Maid Avenue. Our Pricing - Most Affordable Maid Agency in Singapore

“Buy one get one free

  • Under this agency plan, the employer advances a “placement fee” to the agency and then recoups it by not paying the worker for up to 8 months.
  • This ad also makes the notorious “buy one get one free” offer.
  • By offering a “free replacement”, the employer can fire the worker at no cost to him, which further increases his leverage.
  • The new worker will still likely be subject to months of salary deduction as will the prior worker in her new employment.
Maid Avenue. Our Pricing - Most Affordable Maid Agency in Singapore, n.d.
  • In Singapore it is unlawful for a domestic worker to become pregnant.
  • Pregnancy results in immediate deportation and likely blacklisting from future employment in Singapore.
  • Employers must report pregnancies to the government or risk losing their S$5,000 security deposit.
  • One common pretext for never letting a worker leave the house is “She might get pregnant.”
  • The policy encourages employer control over the most intimate details worker’s personal life, which is an indicator of modern slavery.
E Manpower. What to do if your Maid is Pregnant, n.d.

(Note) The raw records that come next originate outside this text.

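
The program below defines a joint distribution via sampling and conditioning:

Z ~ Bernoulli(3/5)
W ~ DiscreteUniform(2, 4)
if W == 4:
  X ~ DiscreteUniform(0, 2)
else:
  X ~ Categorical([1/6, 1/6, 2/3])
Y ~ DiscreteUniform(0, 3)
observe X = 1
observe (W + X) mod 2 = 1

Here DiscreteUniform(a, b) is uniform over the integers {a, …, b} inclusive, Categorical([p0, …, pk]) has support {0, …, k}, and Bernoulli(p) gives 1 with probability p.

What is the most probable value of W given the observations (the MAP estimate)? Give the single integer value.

Enumerate traces; 16 have nonzero weight after conditioning:
  (Z=0, W=2, X=1, Y=0) weight 1/180
  (Z=0, W=2, X=1, Y=1) weight 1/180
  (Z=0, W=2, X=1, Y=2) weight 1/180
  (Z=0, W=2, X=1, Y=3) weight 1/180
  (Z=0, W=4, X=1, Y=0) weight 1/90
  (Z=0, W=4, X=1, Y=1) weight 1/90
  (Z=0, W=4, X=1, Y=2) weight 1/90
  (Z=0, W=4, X=1, Y=3) weight 1/90
  … 8 more
Group by W:
  weight(W=2) = 1/18
  weight(W=4) = 1/9
Total weight = 1/18 + 1/9 = 1/6
P(W=2 | obs) = 1/18 / 1/6 = 1/3
P(W=4 | obs) = 1/9 / 1/6 = 2/3
argmax = 4

argmax_v P(W = v | obs) = 4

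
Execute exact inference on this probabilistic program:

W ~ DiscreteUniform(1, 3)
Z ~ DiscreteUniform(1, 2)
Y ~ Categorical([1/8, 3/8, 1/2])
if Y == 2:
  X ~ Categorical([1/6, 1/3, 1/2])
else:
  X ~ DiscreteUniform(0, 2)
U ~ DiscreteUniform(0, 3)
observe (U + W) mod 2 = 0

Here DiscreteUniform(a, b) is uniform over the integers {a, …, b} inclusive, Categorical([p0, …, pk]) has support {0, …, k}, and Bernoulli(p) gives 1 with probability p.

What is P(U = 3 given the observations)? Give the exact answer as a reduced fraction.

Enumerate traces; 108 have nonzero weight after conditioning:
  (W=1, Z=1, Y=0, X=0, U=1) weight 1/576
  (W=1, Z=1, Y=0, X=0, U=3) weight 1/576
  (W=1, Z=1, Y=0, X=1, U=1) weight 1/576
  (W=1, Z=1, Y=0, X=1, U=3) weight 1/576
  (W=1, Z=1, Y=0, X=2, U=1) weight 1/576
  (W=1, Z=1, Y=0, X=2, U=3) weight 1/576
  (W=1, Z=1, Y=1, X=0, U=1) weight 1/192
  (W=1, Z=1, Y=1, X=0, U=3) weight 1/192
  (W=2, Z=1, Y=0, X=0, U=0) weight 1/576
  (W=2, Z=1, Y=0, X=0, U=2) weight 1/576
  … 98 more
Group by U:
  weight(U=0) = 1/12
  weight(U=1) = 1/6
  weight(U=2) = 1/12
  weight(U=3) = 1/6
Total weight = 1/12 + 1/6 + 1/12 + 1/6 = 1/2
P(U=0 | obs) = 1/12 / 1/2 = 1/6
P(U=1 | obs) = 1/6 / 1/2 = 1/3
P(U=2 | obs) = 1/12 / 1/2 = 1/6
P(U=3 | obs) = 1/6 / 1/2 = 1/3

P(U = 3 | obs) = 1/3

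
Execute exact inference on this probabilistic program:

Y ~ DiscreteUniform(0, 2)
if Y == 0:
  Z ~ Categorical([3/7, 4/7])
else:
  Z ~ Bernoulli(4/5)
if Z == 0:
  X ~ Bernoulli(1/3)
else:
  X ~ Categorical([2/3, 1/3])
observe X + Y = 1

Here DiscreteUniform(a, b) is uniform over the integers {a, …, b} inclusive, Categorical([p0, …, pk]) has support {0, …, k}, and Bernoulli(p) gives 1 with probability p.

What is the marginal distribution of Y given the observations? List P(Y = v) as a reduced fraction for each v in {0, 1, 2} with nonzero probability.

P(Y=0) = 1/3, P(Y=1) = 2/3

Enumerate traces; 4 have nonzero weight after conditioning:
  (Y=0, Z=0, X=1) weight 1/21
  (Y=0, Z=1, X=1) weight 4/63
  (Y=1, Z=0, X=0) weight 2/45
  (Y=1, Z=1, X=0) weight 8/45
Group by Y:
  weight(Y=0) = 1/9
  weight(Y=1) = 2/9
Total weight = 1/9 + 2/9 = 1/3
P(Y=0 | obs) = 1/9 / 1/3 = 1/3
P(Y=1 | obs) = 2/9 / 1/3 = 2/3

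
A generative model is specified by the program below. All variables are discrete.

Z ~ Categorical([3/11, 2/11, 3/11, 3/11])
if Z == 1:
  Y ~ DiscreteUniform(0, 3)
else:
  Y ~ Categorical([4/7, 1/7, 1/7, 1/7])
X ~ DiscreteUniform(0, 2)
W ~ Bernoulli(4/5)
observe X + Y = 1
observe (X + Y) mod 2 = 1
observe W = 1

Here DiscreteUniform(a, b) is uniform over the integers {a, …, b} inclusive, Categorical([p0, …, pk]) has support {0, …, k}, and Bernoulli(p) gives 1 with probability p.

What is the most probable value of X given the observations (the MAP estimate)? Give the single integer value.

argmax_v P(X = v | obs) = 1

Enumerate traces; 8 have nonzero weight after conditioning:
  (Z=0, Y=0, X=1, W=1) weight 16/385
  (Z=0, Y=1, X=0, W=1) weight 4/385
  (Z=1, Y=0, X=1, W=1) weight 2/165
  (Z=1, Y=1, X=0, W=1) weight 2/165
  (Z=2, Y=0, X=1, W=1) weight 16/385
  (Z=2, Y=1, X=0, W=1) weight 4/385
  (Z=3, Y=0, X=1, W=1) weight 16/385
  (Z=3, Y=1, X=0, W=1) weight 4/385
Group by X:
  weight(X=0) = 10/231
  weight(X=1) = 158/1155
Total weight = 10/231 + 158/1155 = 208/1155
P(X=0 | obs) = 10/231 / 208/1155 = 25/104
P(X=1 | obs) = 158/1155 / 208/1155 = 79/104
argmax = 1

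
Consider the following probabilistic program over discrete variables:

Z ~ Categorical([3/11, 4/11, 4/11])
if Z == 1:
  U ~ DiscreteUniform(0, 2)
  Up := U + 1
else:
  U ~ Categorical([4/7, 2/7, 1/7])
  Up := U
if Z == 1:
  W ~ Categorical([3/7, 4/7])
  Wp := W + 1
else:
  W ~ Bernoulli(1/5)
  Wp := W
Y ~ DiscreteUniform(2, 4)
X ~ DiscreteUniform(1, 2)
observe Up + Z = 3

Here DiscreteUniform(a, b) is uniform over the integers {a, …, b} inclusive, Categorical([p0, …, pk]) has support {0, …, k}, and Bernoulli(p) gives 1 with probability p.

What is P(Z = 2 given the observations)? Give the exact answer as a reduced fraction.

P(Z = 2 | obs) = 6/13

Enumerate traces; 24 have nonzero weight after conditioning:
  (Z=1, U=1, W=0, Y=2, X=1) weight 2/231
  (Z=1, U=1, W=0, Y=2, X=2) weight 2/231
  (Z=1, U=1, W=0, Y=3, X=1) weight 2/231
  (Z=1, U=1, W=0, Y=3, X=2) weight 2/231
  (Z=1, U=1, W=0, Y=4, X=1) weight 2/231
  (Z=1, U=1, W=0, Y=4, X=2) weight 2/231
  (Z=1, U=1, W=1, Y=2, X=1) weight 8/693
  (Z=1, U=1, W=1, Y=2, X=2) weight 8/693
  (Z=2, U=1, W=0, Y=2, X=1) weight 16/1155
  … 15 more
Group by Z:
  weight(Z=1) = 4/33
  weight(Z=2) = 8/77
Total weight = 4/33 + 8/77 = 52/231
P(Z=1 | obs) = 4/33 / 52/231 = 7/13
P(Z=2 | obs) = 8/77 / 52/231 = 6/13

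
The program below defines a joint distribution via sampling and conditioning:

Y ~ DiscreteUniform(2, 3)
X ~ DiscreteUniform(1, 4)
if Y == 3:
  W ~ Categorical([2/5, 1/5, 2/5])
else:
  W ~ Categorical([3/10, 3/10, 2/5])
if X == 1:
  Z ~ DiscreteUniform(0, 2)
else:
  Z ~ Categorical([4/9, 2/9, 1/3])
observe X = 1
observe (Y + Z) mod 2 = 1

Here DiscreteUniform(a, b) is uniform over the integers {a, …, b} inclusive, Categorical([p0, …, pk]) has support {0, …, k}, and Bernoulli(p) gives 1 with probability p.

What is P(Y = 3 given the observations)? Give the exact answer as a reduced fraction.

P(Y = 3 | obs) = 2/3

Enumerate traces; 9 have nonzero weight after conditioning:
  (Y=2, X=1, W=0, Z=1) weight 1/80
  (Y=2, X=1, W=1, Z=1) weight 1/80
  (Y=2, X=1, W=2, Z=1) weight 1/60
  (Y=3, X=1, W=0, Z=0) weight 1/60
  (Y=3, X=1, W=0, Z=2) weight 1/60
  (Y=3, X=1, W=1, Z=0) weight 1/120
  (Y=3, X=1, W=1, Z=2) weight 1/120
  (Y=3, X=1, W=2, Z=0) weight 1/60
  … 1 more
Group by Y:
  weight(Y=2) = 1/24
  weight(Y=3) = 1/12
Total weight = 1/24 + 1/12 = 1/8
P(Y=2 | obs) = 1/24 / 1/8 = 1/3
P(Y=3 | obs) = 1/12 / 1/8 = 2/3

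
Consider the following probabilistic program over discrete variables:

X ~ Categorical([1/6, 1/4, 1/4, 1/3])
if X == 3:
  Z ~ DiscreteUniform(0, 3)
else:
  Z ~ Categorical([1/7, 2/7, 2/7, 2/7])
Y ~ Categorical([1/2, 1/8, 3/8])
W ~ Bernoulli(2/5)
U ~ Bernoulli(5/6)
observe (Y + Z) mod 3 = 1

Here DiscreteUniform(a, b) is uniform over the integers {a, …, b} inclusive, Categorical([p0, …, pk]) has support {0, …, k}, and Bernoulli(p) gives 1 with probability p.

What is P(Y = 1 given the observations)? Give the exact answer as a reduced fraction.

P(Y = 1 | obs) = 38/199

Enumerate traces; 64 have nonzero weight after conditioning:
  (X=0, Z=0, Y=1, W=0, U=0) weight 1/3360
  (X=0, Z=0, Y=1, W=0, U=1) weight 1/672
  (X=0, Z=0, Y=1, W=1, U=0) weight 1/5040
  (X=0, Z=0, Y=1, W=1, U=1) weight 1/1008
  (X=0, Z=1, Y=0, W=0, U=0) weight 1/420
  (X=0, Z=1, Y=0, W=0, U=1) weight 1/84
  (X=0, Z=1, Y=0, W=1, U=0) weight 1/630
  (X=0, Z=1, Y=0, W=1, U=1) weight 1/126
  (X=0, Z=2, Y=2, W=0, U=0) weight 1/560
  … 55 more
Group by Y:
  weight(Y=0) = 23/168
  weight(Y=1) = 19/336
  weight(Y=2) = 23/224
Total weight = 23/168 + 19/336 + 23/224 = 199/672
P(Y=0 | obs) = 23/168 / 199/672 = 92/199
P(Y=1 | obs) = 19/336 / 199/672 = 38/199
P(Y=2 | obs) = 23/224 / 199/672 = 69/199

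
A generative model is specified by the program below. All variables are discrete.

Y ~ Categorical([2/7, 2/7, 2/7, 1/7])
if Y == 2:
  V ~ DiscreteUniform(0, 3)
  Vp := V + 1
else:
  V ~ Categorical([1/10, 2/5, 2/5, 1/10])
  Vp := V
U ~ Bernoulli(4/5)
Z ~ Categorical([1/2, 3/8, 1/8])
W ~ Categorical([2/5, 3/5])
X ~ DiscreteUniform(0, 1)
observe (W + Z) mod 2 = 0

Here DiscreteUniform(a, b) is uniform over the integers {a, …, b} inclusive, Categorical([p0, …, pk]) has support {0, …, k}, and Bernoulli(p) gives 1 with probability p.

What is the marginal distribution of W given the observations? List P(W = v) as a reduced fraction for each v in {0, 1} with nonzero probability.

Enumerate traces; 192 have nonzero weight after conditioning:
  (Y=0, V=0, U=0, Z=0, W=0, X=0) weight 1/1750
  (Y=0, V=0, U=0, Z=0, W=0, X=1) weight 1/1750
  (Y=0, V=0, U=0, Z=1, W=1, X=0) weight 9/14000
  (Y=0, V=0, U=0, Z=1, W=1, X=1) weight 9/14000
  (Y=0, V=0, U=0, Z=2, W=0, X=0) weight 1/7000
  (Y=0, V=0, U=0, Z=2, W=0, X=1) weight 1/7000
  (Y=0, V=0, U=1, Z=0, W=0, X=0) weight 2/875
  (Y=0, V=0, U=1, Z=0, W=0, X=1) weight 2/875
  … 184 more
Group by W:
  weight(W=0) = 1/4
  weight(W=1) = 9/40
Total weight = 1/4 + 9/40 = 19/40
P(W=0 | obs) = 1/4 / 19/40 = 10/19
P(W=1 | obs) = 9/40 / 19/40 = 9/19

P(W=0) = 10/19, P(W=1) = 9/19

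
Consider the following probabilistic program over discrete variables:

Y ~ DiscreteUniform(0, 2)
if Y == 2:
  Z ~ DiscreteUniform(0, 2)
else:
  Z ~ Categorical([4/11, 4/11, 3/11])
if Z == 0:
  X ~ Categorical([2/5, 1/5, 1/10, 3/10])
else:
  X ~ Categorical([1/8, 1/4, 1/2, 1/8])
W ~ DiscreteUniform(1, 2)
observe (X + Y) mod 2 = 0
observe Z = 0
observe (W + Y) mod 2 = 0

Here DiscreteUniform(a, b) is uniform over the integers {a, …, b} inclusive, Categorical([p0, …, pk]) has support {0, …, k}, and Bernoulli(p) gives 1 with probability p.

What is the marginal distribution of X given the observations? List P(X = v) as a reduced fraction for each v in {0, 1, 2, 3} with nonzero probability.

Enumerate traces; 6 have nonzero weight after conditioning:
  (Y=0, Z=0, X=0, W=2) weight 4/165
  (Y=0, Z=0, X=2, W=2) weight 1/165
  (Y=1, Z=0, X=1, W=1) weight 2/165
  (Y=1, Z=0, X=3, W=1) weight 1/55
  (Y=2, Z=0, X=0, W=2) weight 1/45
  (Y=2, Z=0, X=2, W=2) weight 1/180
Group by X:
  weight(X=0) = 23/495
  weight(X=1) = 2/165
  weight(X=2) = 23/1980
  weight(X=3) = 1/55
Total weight = 23/495 + 2/165 + 23/1980 + 1/55 = 35/396
P(X=0 | obs) = 23/495 / 35/396 = 92/175
P(X=1 | obs) = 2/165 / 35/396 = 24/175
P(X=2 | obs) = 23/1980 / 35/396 = 23/175
P(X=3 | obs) = 1/55 / 35/396 = 36/175

P(X=0) = 92/175, P(X=1) = 24/175, P(X=2) = 23/175, P(X=3) = 36/175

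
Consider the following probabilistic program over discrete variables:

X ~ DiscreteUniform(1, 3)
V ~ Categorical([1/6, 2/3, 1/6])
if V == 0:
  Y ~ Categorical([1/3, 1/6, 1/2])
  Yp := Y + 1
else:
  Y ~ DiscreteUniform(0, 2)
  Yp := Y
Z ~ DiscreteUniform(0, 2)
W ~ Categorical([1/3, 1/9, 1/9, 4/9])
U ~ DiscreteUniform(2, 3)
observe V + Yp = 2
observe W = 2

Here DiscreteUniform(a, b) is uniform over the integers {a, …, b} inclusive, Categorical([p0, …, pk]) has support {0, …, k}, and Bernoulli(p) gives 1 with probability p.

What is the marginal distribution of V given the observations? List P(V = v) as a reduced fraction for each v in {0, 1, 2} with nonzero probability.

P(V=0) = 1/11, P(V=1) = 8/11, P(V=2) = 2/11

Enumerate traces; 54 have nonzero weight after conditioning:
  (X=1, V=0, Y=1, Z=0, W=2, U=2) weight 1/5832
  (X=1, V=0, Y=1, Z=0, W=2, U=3) weight 1/5832
  (X=1, V=0, Y=1, Z=1, W=2, U=2) weight 1/5832
  (X=1, V=0, Y=1, Z=1, W=2, U=3) weight 1/5832
  (X=1, V=0, Y=1, Z=2, W=2, U=2) weight 1/5832
  (X=1, V=0, Y=1, Z=2, W=2, U=3) weight 1/5832
  (X=1, V=1, Y=1, Z=0, W=2, U=2) weight 1/729
  (X=1, V=1, Y=1, Z=0, W=2, U=3) weight 1/729
  (X=1, V=2, Y=0, Z=0, W=2, U=2) weight 1/2916
  … 45 more
Group by V:
  weight(V=0) = 1/324
  weight(V=1) = 2/81
  weight(V=2) = 1/162
Total weight = 1/324 + 2/81 + 1/162 = 11/324
P(V=0 | obs) = 1/324 / 11/324 = 1/11
P(V=1 | obs) = 2/81 / 11/324 = 8/11
P(V=2 | obs) = 1/162 / 11/324 = 2/11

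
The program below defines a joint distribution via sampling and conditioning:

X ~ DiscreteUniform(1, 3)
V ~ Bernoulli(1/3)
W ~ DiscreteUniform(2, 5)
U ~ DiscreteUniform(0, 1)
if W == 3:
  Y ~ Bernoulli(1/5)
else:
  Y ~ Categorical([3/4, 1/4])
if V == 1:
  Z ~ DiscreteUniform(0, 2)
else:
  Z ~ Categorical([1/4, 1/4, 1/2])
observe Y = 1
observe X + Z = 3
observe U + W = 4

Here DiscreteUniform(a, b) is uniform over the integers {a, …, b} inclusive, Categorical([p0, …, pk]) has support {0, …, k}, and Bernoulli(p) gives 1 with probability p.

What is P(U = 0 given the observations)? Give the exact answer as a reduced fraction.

Enumerate traces; 12 have nonzero weight after conditioning:
  (X=1, V=0, W=3, U=1, Y=1, Z=2) weight 1/360
  (X=1, V=0, W=4, U=0, Y=1, Z=2) weight 1/288
  (X=1, V=1, W=3, U=1, Y=1, Z=2) weight 1/1080
  (X=1, V=1, W=4, U=0, Y=1, Z=2) weight 1/864
  (X=2, V=0, W=3, U=1, Y=1, Z=1) weight 1/720
  (X=2, V=0, W=4, U=0, Y=1, Z=1) weight 1/576
  (X=2, V=1, W=3, U=1, Y=1, Z=1) weight 1/1080
  (X=2, V=1, W=4, U=0, Y=1, Z=1) weight 1/864
  … 4 more
Group by U:
  weight(U=0) = 1/96
  weight(U=1) = 1/120
Total weight = 1/96 + 1/120 = 3/160
P(U=0 | obs) = 1/96 / 3/160 = 5/9
P(U=1 | obs) = 1/120 / 3/160 = 4/9

P(U = 0 | obs) = 5/9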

Hard choice between abortion and job loss

  • Singapore’s policy in effect means she must get an abortion or loose her job.
  • If deported, she will give birth in her home country, making it difficult to establish paternity and seek support. 
  • The mother and child are treated as “disposable.” Less like a worker and more like a slave.
Yip, Christy and Yuxin, Peh. ‘A disposable population’: Pregnant maids face choice between abortion, losing job in Singapore | Channel News Asia. 16 Apr 2023

Police powers help enforce slave-like treatment

  • One necessary feature of a slave society is the use of police power to protect the corrupt order.
  • In both Hong Kong and Singapore, police tend to defer to educated, assertive employers rather than to domestic workers.
  • Accusations are difficult to validate, but domestic workers often spend weeks or months (sometimes in jail) waiting for their hearing.
  • Many workers are tricked into false confessions, which distorts the statistics.
  • This is an abuse of the police by employers. 
  • Politics plays some role. Employers vote. Domestic workers can’t.  
  • But the fact that abuse persists shows that governments may not be doing enough to investigate these abuses.
South China Morning Post. Domestic helpers in Singapore face ‘revenge accusation’ from some bosses for quitting job: report | South China Morning Post, 17 Aug 2023

No day off and lowest pay

  • The image to the right shows an employment agency ad highlighting maids that won’t ask for a day off and will work for low pay.
  • Demeaning “slave trade”-type advertising has been prohibited, but the “slave trade” recruitment and employment practices have not. 
  • Maids in Singapore are effectively guaranteed only one day off per month. Research shows many go for years with few if any days off.
Simpson, Jack. Modern-day slavery? Shopping mall in Singapore found to be selling housemaids like commodities | The Independent, 3 Jul 2014

Expatriate families are large employers

  • Agency advertising often focuses on expatriate families as they are, proportionally, among the largest employers of foreign domestic workers.
  • DWJI believes multinational firms have a special responsibility to ensure that their expatriate employees comply fully with local laws.
  • We define “expatriate executive” as anyone making more than US$250k per year and that does not have a Hong Kong or Singapore passport. 
  • We estimate that roughly 80% of expatriate family households in the private equity ecosystem hire domestic workers vs. about 15% of local households in these countries.
  • In talking to domestic workers in modern slavery conditions, we find the abusive employer is much more likely to be a lawyer or a banker in the private equity ecosystem than, let’s say, a truck driver.  This is simply because truck drivers don’t make enough to get approval to hire a domestic worker and because high status individuals know they can get away with this abuse.